Indeed, Hurst is attracted to some of the darker edges of the play and finds the themes to be not “weak” or “idle” in the slightest. Callum Backmore’s live score sounds like an old-school horror or Hitchcock film, suspenseful and unsettling. While Hurst chooses not to play up any discord between Duke Theseus (Julian Toy-Cronin) and his bride-to-be Hippolyta (Maxine Cunliffe), whom he wooed, wink-wink-nudge-nudge, with this “sword”, it is the conflict between fairy royalty Oberon (Alistair Browning) and Titania (a superb Sheena Irving) that really upsets the balance. Bitter and twisted, Oberon is played as more villain than trickster, and his controlling point scoring schemes to get the better of his wife comes off as quite nasty.

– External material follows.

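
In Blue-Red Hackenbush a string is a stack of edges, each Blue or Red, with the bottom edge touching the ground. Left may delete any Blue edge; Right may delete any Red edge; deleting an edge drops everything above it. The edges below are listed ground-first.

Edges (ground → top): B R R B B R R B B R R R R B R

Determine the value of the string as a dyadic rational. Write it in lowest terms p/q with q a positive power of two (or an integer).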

Oberon also has a rather interesting ‘casual’ relationship with his Puck. Auckland Theatre Company’s production did something radical by casting Raymond Hawthorne as the mischievous Puck, Hurst goes the other way by casting a young woman, Amber-Rose Henshall as Puck, and casting a ensemble of elderly fairies with actors from 65+ acting troupe Marvellous (who Hurst directed in the sublime The Waste Land, and whose members have rather taken over Auckland theatre this month, also appearing in The Ladykillers). Oberon and Puck canoodle and flirt, and when Puck says she wants to “make Oberon smile”, there is no doubt what she means. This interpretation remains one-note, Henshall focusses on sexuality rather than exploring further dimensions of Robin Goblin’s personality. The naughty Marvellous fairies, with names like “Fairy Hells Bells” and and “Fairy Teasel Willowtist” (check them out in the program) help bring an other-worldly quality to the play, and their seen-it-all-before languor is a striking contrast to the young lovers. They get their own song-and-dance numbers, well choreographed by Emily Campbell. However, their singing is drowned out by slick Athenians Troy-Cronin, Cunliffe and Mustaq Missouri on the microphone, and Hurst has missed the chance to really help sell the spooky mood. Cut the mics, and let’s hear the fairies themselves, though quiet, I reckon this could be spine-tingling.

It’s not all dark – this one of Shakespeare’s most loved comedies after all – and I all have to say is to tell you that that the “rude mechanicals”, the troupe of actors who prepare a play for Theseus’s wedding day, are very, very charming and funny. Recognisable too: young Flute (Jeremy Fraser-Hoskin) wears an Auckland Grammar uniform and wants to be anywhere else other than rehearsal. And Quince (Jenny Parham) is the consummate professional stuck doing community theatre. Patrick Graham is a wonderfully indulgent Bottom; though he generates his own cloud of smug as a theatre luvvie, he’s also redeemably sweet. A great balance. Once the escapades in the woods and plot threats have been wound up, our reward is to sit back and watch their brilliantly bad performance of the play-within-the play.

For those that know their A Midsummer Night’s Dreams, like me, this is a fresh, yet ultimately faithful production with actors well-schooled in the text. You should bring along someone who is not so familiar, this production is the perfect gate-way drug to the wonders of Shakespeare.

A Midsummer Night’s Dream is presented by AUSA Outdoor Summer Shakespeare and plays outside the University of Auckland Clocktower until 7 March. Details see The Maidment.